For all these reasons the questions raised in these petitions are answered as below
:
(1)
Section 23(1-A) providing for additional compensation is attracted in every case
where reference was pending under Section 18 before the Court [Section
23(1-A)].
(2) No
additional compensation is payable in appeals pending on or after 24-9-1984 either in High Court or this Court.
(3)
Additional compensation under Section 23(1-A) is also payable in all those
cases where the proceedings were pending and the award had not been made by the
Collector on or before 30-4-1982 [Section 30(1)(a)].
(4)
Similarly every landowner is entitled to additional compensation where the land
acquiring proceedings started after 30-4-1982 whether the award by the Collector
was made before 24-9-1984 or not [Section 30(1)(b)].
(5)
Additional compensation under Section 23(1-A) is liable to be paid by the
Collector as well (Section 15 of the Act).
ORDER
OF THE COURT* (Per Majority)
111.
In respect of acquisition proceedings initiated prior to the date of
commencement of the amending Act 68 of 1984, the payment of the additional
amount under Section 23(1-A) of the Act will be restricted to matters referred
to in clauses (a) and (b) of sub-section (1) of Section 30 of the said amending
Act.

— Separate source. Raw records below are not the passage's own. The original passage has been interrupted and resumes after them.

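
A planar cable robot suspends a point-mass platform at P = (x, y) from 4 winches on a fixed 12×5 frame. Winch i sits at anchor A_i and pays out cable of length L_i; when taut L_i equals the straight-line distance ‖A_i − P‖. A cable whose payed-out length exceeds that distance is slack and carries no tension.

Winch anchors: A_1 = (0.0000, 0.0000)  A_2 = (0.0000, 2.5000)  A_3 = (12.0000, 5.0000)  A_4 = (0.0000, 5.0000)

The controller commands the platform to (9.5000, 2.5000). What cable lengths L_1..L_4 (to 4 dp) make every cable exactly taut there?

(9.8234, 9.5000, 3.5355, 9.8234)

L_1 = √((0.0000−9.5000)² + (0.0000−2.5000)²) = 9.8234
L_2 = √((0.0000−9.5000)² + (2.5000−2.5000)²) = 9.5000
L_3 = √((12.0000−9.5000)² + (5.0000−2.5000)²) = 3.5355
L_4 = √((0.0000−9.5000)² + (5.0000−2.5000)²) = 9.8234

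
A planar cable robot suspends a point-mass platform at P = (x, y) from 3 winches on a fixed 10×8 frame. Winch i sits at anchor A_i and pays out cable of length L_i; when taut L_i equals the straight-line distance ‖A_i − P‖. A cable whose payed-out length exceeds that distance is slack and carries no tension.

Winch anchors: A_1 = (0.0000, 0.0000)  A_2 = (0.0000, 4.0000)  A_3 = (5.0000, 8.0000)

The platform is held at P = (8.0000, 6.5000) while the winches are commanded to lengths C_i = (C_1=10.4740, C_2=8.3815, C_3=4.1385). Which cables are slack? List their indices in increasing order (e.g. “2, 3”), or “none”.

1, 3

i=1: geometric 10.3078 vs commanded 10.4740 ⇒ slack
i=2: geometric 8.3815 vs commanded 8.3815 ⇒ taut
i=3: geometric 3.3541 vs commanded 4.1385 ⇒ slack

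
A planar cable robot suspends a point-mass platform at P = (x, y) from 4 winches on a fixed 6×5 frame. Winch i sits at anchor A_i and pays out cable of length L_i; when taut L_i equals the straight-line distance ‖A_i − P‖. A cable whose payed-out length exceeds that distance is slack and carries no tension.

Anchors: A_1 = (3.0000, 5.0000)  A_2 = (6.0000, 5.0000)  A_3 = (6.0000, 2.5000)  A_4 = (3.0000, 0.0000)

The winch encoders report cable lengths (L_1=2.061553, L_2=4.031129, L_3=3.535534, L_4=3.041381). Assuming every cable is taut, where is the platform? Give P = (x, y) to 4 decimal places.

(2.5000, 3.0000)

each cable: (A_i−P)·(A_i−P) = L_i²; let q_i = ‖A_i‖²−L_i²
q_1 = 9.0000+25.0000−4.2500 = 29.7500
row 1: -6.0000x + 0.0000y = -15.0000  (q_2=44.7500)
row 2: -6.0000x + 5.0000y = 0.0000  (q_3=29.7500)
row 3: 0.0000x + 10.0000y = 30.0000  (q_4=-0.2500)
Cramer on rows 1–2 → x = 2.5000, y = 3.0000
check cable 4: ‖A_4−P‖² = 9.2500 ≈ L_4² = 9.2500 ✓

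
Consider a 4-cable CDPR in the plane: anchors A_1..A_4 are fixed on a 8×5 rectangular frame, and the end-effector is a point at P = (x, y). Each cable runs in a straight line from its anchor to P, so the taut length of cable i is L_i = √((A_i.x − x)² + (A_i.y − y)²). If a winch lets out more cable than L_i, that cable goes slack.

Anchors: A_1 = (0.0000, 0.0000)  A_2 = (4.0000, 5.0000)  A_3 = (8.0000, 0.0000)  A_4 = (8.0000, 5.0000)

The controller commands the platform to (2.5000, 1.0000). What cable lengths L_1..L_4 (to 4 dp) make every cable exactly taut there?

(2.6926, 4.2720, 5.5902, 6.8007)

L_1: Δ = A_1−P = (-2.5000, -1.0000) → ‖Δ‖ = √7.2500 = 2.6926
L_2: Δ = A_2−P = (1.5000, 4.0000) → ‖Δ‖ = √18.2500 = 4.2720
L_3: Δ = A_3−P = (5.5000, -1.0000) → ‖Δ‖ = √31.2500 = 5.5902
L_4: Δ = A_4−P = (5.5000, 4.0000) → ‖Δ‖ = √46.2500 = 6.8007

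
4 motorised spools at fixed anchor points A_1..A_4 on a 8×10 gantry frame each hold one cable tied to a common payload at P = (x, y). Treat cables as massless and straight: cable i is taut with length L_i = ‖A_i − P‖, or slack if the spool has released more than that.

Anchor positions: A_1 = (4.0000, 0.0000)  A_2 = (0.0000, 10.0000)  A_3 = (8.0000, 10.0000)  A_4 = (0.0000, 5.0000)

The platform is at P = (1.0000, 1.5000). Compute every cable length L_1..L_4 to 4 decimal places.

(3.3541, 8.5586, 11.0114, 3.6401)

cable 1: Δx=3.0000, Δy=-1.5000; L_1 = √(Δx²+Δy²) = 3.3541
cable 2: Δx=-1.0000, Δy=8.5000; L_2 = √(Δx²+Δy²) = 8.5586
cable 3: Δx=7.0000, Δy=8.5000; L_3 = √(Δx²+Δy²) = 11.0114
cable 4: Δx=-1.0000, Δy=3.5000; L_4 = √(Δx²+Δy²) = 3.6401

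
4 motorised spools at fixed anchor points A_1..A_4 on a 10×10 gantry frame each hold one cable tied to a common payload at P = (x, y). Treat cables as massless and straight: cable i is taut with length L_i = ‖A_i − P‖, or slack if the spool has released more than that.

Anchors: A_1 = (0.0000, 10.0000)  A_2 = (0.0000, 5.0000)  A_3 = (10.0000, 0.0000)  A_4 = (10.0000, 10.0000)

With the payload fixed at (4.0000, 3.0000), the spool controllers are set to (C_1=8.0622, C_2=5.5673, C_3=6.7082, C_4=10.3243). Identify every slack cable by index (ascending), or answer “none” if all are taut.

2, 4

i=1: geometric 8.0623 vs commanded 8.0622 ⇒ taut
i=2: geometric 4.4721 vs commanded 5.5673 ⇒ slack
i=3: geometric 6.7082 vs commanded 6.7082 ⇒ taut
i=4: geometric 9.2195 vs commanded 10.3243 ⇒ slack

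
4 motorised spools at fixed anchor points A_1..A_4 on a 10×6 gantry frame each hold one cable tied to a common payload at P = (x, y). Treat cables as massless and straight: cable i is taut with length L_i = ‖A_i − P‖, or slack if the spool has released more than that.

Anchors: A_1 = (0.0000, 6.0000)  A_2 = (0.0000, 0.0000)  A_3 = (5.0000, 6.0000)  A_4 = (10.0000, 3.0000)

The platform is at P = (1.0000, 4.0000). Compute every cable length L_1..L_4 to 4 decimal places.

L_1: Δ = A_1−P = (-1.0000, 2.0000) → ‖Δ‖ = √5.0000 = 2.2361
L_2: Δ = A_2−P = (-1.0000, -4.0000) → ‖Δ‖ = √17.0000 = 4.1231
L_3: Δ = A_3−P = (4.0000, 2.0000) → ‖Δ‖ = √20.0000 = 4.4721
L_4: Δ = A_4−P = (9.0000, -1.0000) → ‖Δ‖ = √82.0000 = 9.0554

(2.2361, 4.1231, 4.4721, 9.0554)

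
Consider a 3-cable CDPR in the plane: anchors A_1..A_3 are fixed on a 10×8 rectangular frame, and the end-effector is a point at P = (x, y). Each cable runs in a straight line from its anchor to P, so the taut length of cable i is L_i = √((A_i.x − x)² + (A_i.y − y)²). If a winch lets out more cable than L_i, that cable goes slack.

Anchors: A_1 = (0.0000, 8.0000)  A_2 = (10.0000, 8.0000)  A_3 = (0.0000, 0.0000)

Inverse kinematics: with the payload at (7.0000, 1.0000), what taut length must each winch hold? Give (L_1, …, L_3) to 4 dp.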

Union of India v. Zora Singh7 insofar as it holds that 8 (1992) 1 SCC 684
7 (1992) 1 SCC 673 6 (1990) 1 SCC 277 * Ed.: Signed by all the five Hon'ble
Judges Constituting the Bench 663 the said amount is payable in all cases where
the reference was pending before the reference Court on 24-9-1984, irrespective
of the date on which the award was made by the Collector, does not lay down the
correct law.
112.The
question referred to answered accordingly. The matters be now placed before the
appropriate benches for consideration and disposal of the appeals in the light
of this order and on the other contentions, if any, raised in the appeals.